Herein lies a thorny problem. Kurtzman can't make reference to the replicator, the holodeck or any of the technologies that show up in "The Next Generation" or subsequent series. Why? Because at our current point in the alternate timeline, these technologies are still in the distant future, if they get created at all, thanks to the disruption in time that led to the events of the 2009 "Star Trek" film.

What the new "Star Trek" should really do

From all this, we look ahead to a few things. First, each episode should be part of a serialized, season-long story, rather than a forgettable standalone episode that tackles a monster of the week.

Second, in keeping with the more serious drama viewers have become accustomed to in other shows, the new "Star Trek" shouldn't shy away from darker subjects.

Third, perhaps it should consider a setting like the 2150s-era Earth-Romulan War, a period in "Star Trek" history that's relatively unexplored in the original timeline and completely uncharted when it comes to the rebooted universe (the events that cause the new universe to be created don't take place until the 23rd century). While a return to the 24th-century world of "The Next Generation" would be welcome, extending the original universe even further, Kurtzman's real-world connection to the Abrams reboots makes it hard for him to ignore the alternate timeline.

In the Romulan war, Kurtzman has the opportunity to produce new stories in his own style while avoiding divisions in fan loyalty between either universe. The war lends a dramatic backdrop to events that occur to the new ship and crew, gives them a reason to act, and places them early enough in Earth's spacefaring history that the show's creators could explore humanity's initial interactions with other Federation species and the emergence of the Federation itself, along with all the messy politics, economics and diplomacy that implies.
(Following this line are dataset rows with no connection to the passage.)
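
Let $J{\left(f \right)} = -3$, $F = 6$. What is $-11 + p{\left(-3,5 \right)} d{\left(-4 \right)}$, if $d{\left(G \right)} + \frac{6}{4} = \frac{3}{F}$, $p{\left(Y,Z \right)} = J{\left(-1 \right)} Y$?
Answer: $-20$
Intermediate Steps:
$p{\left(Y,Z \right)} = - 3 Y$
$d{\left(G \right)} = -1$ ($d{\left(G \right)} = - \frac{3}{2} + \frac{3}{6} = - \frac{3}{2} + 3 \cdot \frac{1}{6} = - \frac{3}{2} + \frac{1}{2} = -1$)
$-11 + p{\left(-3,5 \right)} d{\left(-4 \right)} = -11 + \left(-3\right) \left(-3\right) \left(-1\right) = -11 + 9 \left(-1\right) = -11 - 9 = -20$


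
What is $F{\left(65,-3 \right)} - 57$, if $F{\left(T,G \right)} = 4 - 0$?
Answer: $-53$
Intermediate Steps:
$F{\left(T,G \right)} = 4$ ($F{\left(T,G \right)} = 4 + 0 = 4$)
$F{\left(65,-3 \right)} - 57 = 4 - 57 = -53$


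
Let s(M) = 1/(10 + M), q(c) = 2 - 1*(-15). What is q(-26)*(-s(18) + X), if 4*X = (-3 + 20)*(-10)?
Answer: -20247/28 ≈ -723.11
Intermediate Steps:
q(c) = 17 (q(c) = 2 + 15 = 17)
X = -85/2 (X = ((-3 + 20)*(-10))/4 = (17*(-10))/4 = (¼)*(-170) = -85/2 ≈ -42.500)
q(-26)*(-s(18) + X) = 17*(-1/(10 + 18) - 85/2) = 17*(-1/28 - 85/2) = 17*(-1191/28) = -20247/28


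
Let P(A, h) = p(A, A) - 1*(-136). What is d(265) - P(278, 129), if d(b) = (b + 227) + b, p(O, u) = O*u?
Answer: -76663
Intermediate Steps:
d(b) = 227 + 2*b (d(b) = (227 + b) + b = 227 + 2*b)
P(A, h) = 136 + A² (P(A, h) = A*A - 1*(-136) = A² + 136 = 136 + A²)
d(265) - P(278, 129) = (227 + 2*265) - (136 + 278²) = (227 + 530) - (136 + 77284) = 757 - 1*77420 = 757 - 77420 = -76663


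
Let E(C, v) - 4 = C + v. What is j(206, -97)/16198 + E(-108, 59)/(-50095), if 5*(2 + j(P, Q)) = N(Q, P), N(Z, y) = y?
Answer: 192331/57959915 ≈ 0.0033183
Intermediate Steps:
j(P, Q) = -2 + P/5
E(C, v) = 4 + C + v (E(C, v) = 4 + (C + v) = 4 + C + v)
j(206, -97)/16198 + E(-108, 59)/(-50095) = (-2 + (⅕)*206)/16198 + (4 - 108 + 59)/(-50095) = (-2 + 206/5)*(1/16198) - 45*(-1/50095) = (196/5)*(1/16198) + 9/10019 = 14/5785 + 9/10019 = 192331/57959915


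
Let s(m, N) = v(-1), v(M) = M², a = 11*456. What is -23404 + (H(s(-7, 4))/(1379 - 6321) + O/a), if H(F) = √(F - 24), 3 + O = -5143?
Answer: -58699805/2508 - I*√23/4942 ≈ -23405.0 - 0.00097042*I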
[Star Trek isn't actually coming back to TV. It's coming to CBS's streaming service.]

Earth at war, but in the teething years of the Federation, could offer both darkness and light, combining the grim realities of an interstellar conflict with the hope for an enlightened, organized future when security is guaranteed by a galactic alliance of peace-loving people.

What's more, establishing Romulans as the villain would make the show more accessible to series newcomers, many of whom will remember that it was a 24-century Romulan that served as the principal bad guy in the 2009 Star Trek film.

Prequels carry their dangers. One of the big challenges that "Star Trek: Enterprise" had, as a show that told the story of  Kirk's forbears, was that it failed to create meaningful dramatic tension. Viewers already knew from watching "The Next Generation" and "Deep Space 9" how things would turn out.

The difference here is that with Kurtzman leading the new "Star Trek" show, viewers can never be truly certain what the future timeline holds. Kurtzman may be perfectly happy to create speculation among fans as to which history he's really writing for. In this part of the "Star Trek" timeline, Kurtzman enjoys the most creative freedom and the fewest restrictions imposed by canon.

So, when does the new "Star Trek" take place? In the alternate universe, or the prime universe? As I said before, it's a question the show producers will need to answer, but not necessarily out loud.